‘Humans Smile With So Little Provocation’

Skipping over the next essay in “Star Wars and Philosophy”, the next essay in “Star Trek and Philosophy” is “Humans Smile With So Little Provocation” by Harald Thorsrud, an examination of the opposing views on emotion between Data and Spock, with Data not having any emotion but wishing he had it and striving to attain it, while Spock has emotion but is striving to eliminate it like all good Vulcans. This provides excellent fodder for the philosophical discussion of emotion, and Thorsrud does an excellent job comparing fairly and accurately Aristotle and the Stoics, although Thorsrud does seem to come down, at the end of the essay, on the side of emotion. What’s most impressive about it is that Thorsrud doesn’t stuff either view into the extreme view of either that emotions are good and we should have, experience, and rely on them all or that emotions are all bad and we have to get rid of them completely, which is something that would follow from the views of the two main characters in the debate. Instead, Thorsrud notes that Aristotle wanted to moderate the emotions and that some emotions are not worth moderating, and that the Stoics did think that even the Stoic sage will still feel emotions but won’t rely on their judgement and won’t allow them to overly influence their behaviour. So the Aristolean is not going to be someone driven by emotion unencumbered by rational thought, and the Stoic sage is not going to be someone totally unaffected by the world and unconcerned with it.

Now, I come down on the Stoic side, and the reason is that for many emotions, even emotions that we see as positive or as potentially useful, moderation of them is really, really difficult to do. This is because, and Jesse Prinz notes, the general purpose and structure of emotions is that they assess and make judgements about the world. When you get angry, it’s not just the case that you are having a reaction to a stimulus from the world. The anger itself is a judgement about how the world is, usually that it is being unfair to you. Love, betrayal, happiness, sadness, fear, guilt … all of these are the result of a judgement of the world and your place in it. And as these judgements tend to be lightning fast, emotions would be great ways to come to these sorts of judgements … if they weren’t so often massively and dangerously wrong. Additionally, emotions don’t just make judgements, they also suggest and prime us for actions that we can take in response to that judgement; emotions usually include suggestions for what we ought to do next. Unfortunately, a lot of those suggestions are crude and best and terribly wrong at worst.
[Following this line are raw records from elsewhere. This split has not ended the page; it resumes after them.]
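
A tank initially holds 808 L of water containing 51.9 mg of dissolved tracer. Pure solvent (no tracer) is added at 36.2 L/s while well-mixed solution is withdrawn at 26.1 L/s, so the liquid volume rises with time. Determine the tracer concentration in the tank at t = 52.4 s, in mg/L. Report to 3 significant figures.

0.0106 mg/L

Let m(t) be the amount of tracer. Volume: V(t) = V₀ + (Q_in − Q_out) t = 808 + 10.100 t; V(52.4) = 1337.2 L.
Solute balance: dm/dt = 0 − Q_out C = −Q_out m/V(t).
Separate: dm/m = −Q_out dt/V(t) ⇒ ln(m/m₀) = −(Q_out/(Q_in−Q_out)) ln(V/V₀).
m = m₀ (V₀/V)^(Q_out/(Q_in−Q_out)) = 51.9 × (808/1337.2)^(2.5842) = 14.118 mg.
C = m/V = 14.118/1337.2 = 0.010557 mg/L.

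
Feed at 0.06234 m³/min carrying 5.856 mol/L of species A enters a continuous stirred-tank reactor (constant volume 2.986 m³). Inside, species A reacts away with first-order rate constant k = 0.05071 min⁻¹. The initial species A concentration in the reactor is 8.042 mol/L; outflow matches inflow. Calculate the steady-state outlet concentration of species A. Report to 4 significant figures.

1.708 mol/L

Species balance: V dC/dt = Q C_in − Q C − k V C.
Steady state (dC/dt = 0): C_ss = Q C_in/(Q + kV) = C_in/(1 + kV/Q).
C_ss = 0.06234·5.856/(0.06234 + 0.05071·2.986) = 0.365063/0.213760 = 1.70782 mol/L.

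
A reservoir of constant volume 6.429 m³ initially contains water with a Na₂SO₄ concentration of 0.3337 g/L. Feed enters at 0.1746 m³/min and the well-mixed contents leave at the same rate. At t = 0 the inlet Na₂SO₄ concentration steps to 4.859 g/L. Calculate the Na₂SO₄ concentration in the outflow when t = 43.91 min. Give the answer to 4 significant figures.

3.486 g/L

Transient balance on the dissolved component: V dC/dt = Q(C_in − C).
So dC/dt = (C_in − C)/τ with τ = V/Q = 6.429/0.1746 = 36.8213 min.
C approaches C_in exponentially: C(t) = C_in + (C₀ − C_in) e^(−t/τ).
C(43.91) = 4.859 + (0.3337 − 4.859)·e^(−43.91/36.8213) = 4.859 + (-4.52530)·0.303457 = 3.48577 g/L.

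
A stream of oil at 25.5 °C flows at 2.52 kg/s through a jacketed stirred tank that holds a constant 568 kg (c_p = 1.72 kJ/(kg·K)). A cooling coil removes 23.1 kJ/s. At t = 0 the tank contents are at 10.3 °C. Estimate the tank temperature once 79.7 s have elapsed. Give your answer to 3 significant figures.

M c_p dT/dt = ṁ c_p (T_in − T) − Q̇.
τ = M/ṁ = 225.40 s; T_ss = T_in − Q̇/(ṁ c_p) = 25.5 − 23.1/(2.52·1.72) = 20.171 °C.
This is linear first-order; T(t) = T_ss + (T₀ − T_ss) e^(−t/τ).
T(79.7) = 20.171 + (-9.8705)·e^(−79.7/225.40) = 20.171 + (-9.8705)·0.70216 = 13.240 °C.

13.2 °C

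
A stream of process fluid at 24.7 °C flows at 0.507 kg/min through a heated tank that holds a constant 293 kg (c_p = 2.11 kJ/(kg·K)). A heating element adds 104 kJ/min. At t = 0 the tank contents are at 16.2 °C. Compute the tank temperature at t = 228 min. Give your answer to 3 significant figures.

50.7 °C

Unsteady energy balance on the tank contents: M c_p dT/dt = ṁ c_p (T_in − T) + 104.
τ = M/ṁ = 577.91 min; T_ss = T_in + Q̇/(ṁ c_p) = 24.7 + 104/(0.507·2.11) = 121.92 °C.
Integrating: T(t) = T_ss + (T₀ − T_ss) e^(−t/τ).
T(228) = 121.92 + (-105.72)·e^(−228/577.91) = 121.92 + (-105.72)·0.67400 = 50.664 °C.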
So emotions make judgements about our condition and bias us towards certain responses, but those judgements and biases are often wrong. Thus, if we want to react properly to the world, we would have to subject every single emotional reaction to the scrutiny of reason to make sure that it is actually judging and advocating correctly in this case. But since emotion tends to bias us, just its presence will bias even our reasoning towards its conclusions. We will always tend towards rationalization of our emotional reactions instead of reasoning properly about them, which means that even when we’re wrong we’ll be more likely to conclude that the emotion really is right. Thus, we want to minimize that sort of rationalization … but the only way to limit it is to eliminate the emotional reaction, either by not having it kick off in those cases, or by calming ourselves down after it does kick off.
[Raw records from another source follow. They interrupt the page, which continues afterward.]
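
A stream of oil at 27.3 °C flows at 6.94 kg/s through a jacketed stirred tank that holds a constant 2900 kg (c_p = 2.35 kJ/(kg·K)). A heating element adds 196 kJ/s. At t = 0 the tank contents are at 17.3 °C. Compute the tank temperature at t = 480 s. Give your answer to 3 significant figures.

32.3 °C

M c_p dT/dt = ṁ c_p (T_in − T) + Q̇.
Rearrange: dT/dt = (T_ss − T)/τ with τ = M/ṁ = 417.87 s and T_ss = T_in + Q̇/(ṁ c_p) = 39.318 °C.
Integrating: T(t) = T_ss + (T₀ − T_ss) e^(−t/τ).
T(480) = 39.318 + (-22.018)·e^(−480/417.87) = 39.318 + (-22.018)·0.31705 = 32.337 °C.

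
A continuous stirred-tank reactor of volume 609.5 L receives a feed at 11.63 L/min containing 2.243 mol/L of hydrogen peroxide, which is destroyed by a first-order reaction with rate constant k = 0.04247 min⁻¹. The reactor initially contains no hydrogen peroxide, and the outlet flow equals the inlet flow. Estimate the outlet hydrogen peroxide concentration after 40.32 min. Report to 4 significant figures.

0.6372 mol/L

Accumulation = in − out − consumed: V dC/dt = Q C_in − Q C − k V C.
dC/dt = (Q/V) C_in − (Q/V + k) C; effective rate a = Q/V + k = 0.0190812 + 0.04247 = 0.0615512 min⁻¹.
C_ss = Q C_in/(Q + kV) = 0.695342 mol/L; C(t) = C_ss + (C₀ − C_ss) e^(−a t).
C(40.32) = 0.695342 + (-0.695342)·e^(−0.0615512·40.32) = 0.695342 + (-0.695342)·0.0835972 = 0.637214 mol/L.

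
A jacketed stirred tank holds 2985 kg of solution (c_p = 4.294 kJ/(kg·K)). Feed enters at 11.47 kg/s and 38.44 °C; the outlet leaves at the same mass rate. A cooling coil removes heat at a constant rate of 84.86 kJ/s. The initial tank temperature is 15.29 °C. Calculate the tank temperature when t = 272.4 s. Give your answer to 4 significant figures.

29.19 °C

M c_p dT/dt = ṁ c_p (T_in − T) − Q̇.
Rearrange: dT/dt = (T_ss − T)/τ with τ = M/ṁ = 260.244 s and T_ss = T_in − Q̇/(ṁ c_p) = 36.7170 °C.
T approaches T_ss exponentially: T(t) = T_ss + (T₀ − T_ss) e^(−t/τ).
T(272.4) = 36.7170 + (-21.4270)·e^(−272.4/260.244) = 36.7170 + (-21.4270)·0.351091 = 29.1942 °C.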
I believe there are two broad cases where emotion can be useful in making judgements instead of detrimental:

1) Emotions whose default reaction is “Stop and think”. A vague sense of unease is a great example, as that simply makes you stop and look around at your environment to see what might be the problem. Even here, though, there’s a risk that you’ll find something just to find something, but at least it makes you think about it and doesn’t just push you to action.

2) Emotions that kick off reflexive reactions in cases where you have to react quickly. It’s harder to find cases like this, but the speed of judgement and reaction that comes from emotion can be useful for, say, jumping out of the way of speeding objects. But to be effective, all of these have to be conditioned to the rational response, and ones that are keyed to irrational responses have to be culled.

But we shouldn’t need emotions for anything else. We shouldn’t need to get angry at an injustice to see that it is one and that it must be corrected. We shouldn’t need to feel guilt to note that we did something wrong and need to make amends. We shouldn’t need to know what the other people are feeling in order to know that we shouldn’t do bad things to them, or to decide what a bad thing to do to them would be. If emotions are making judgements that are rational, then rationality should lead us to the same judgements. And if emotions are making irrational judgements, why in the world would we want to accept them?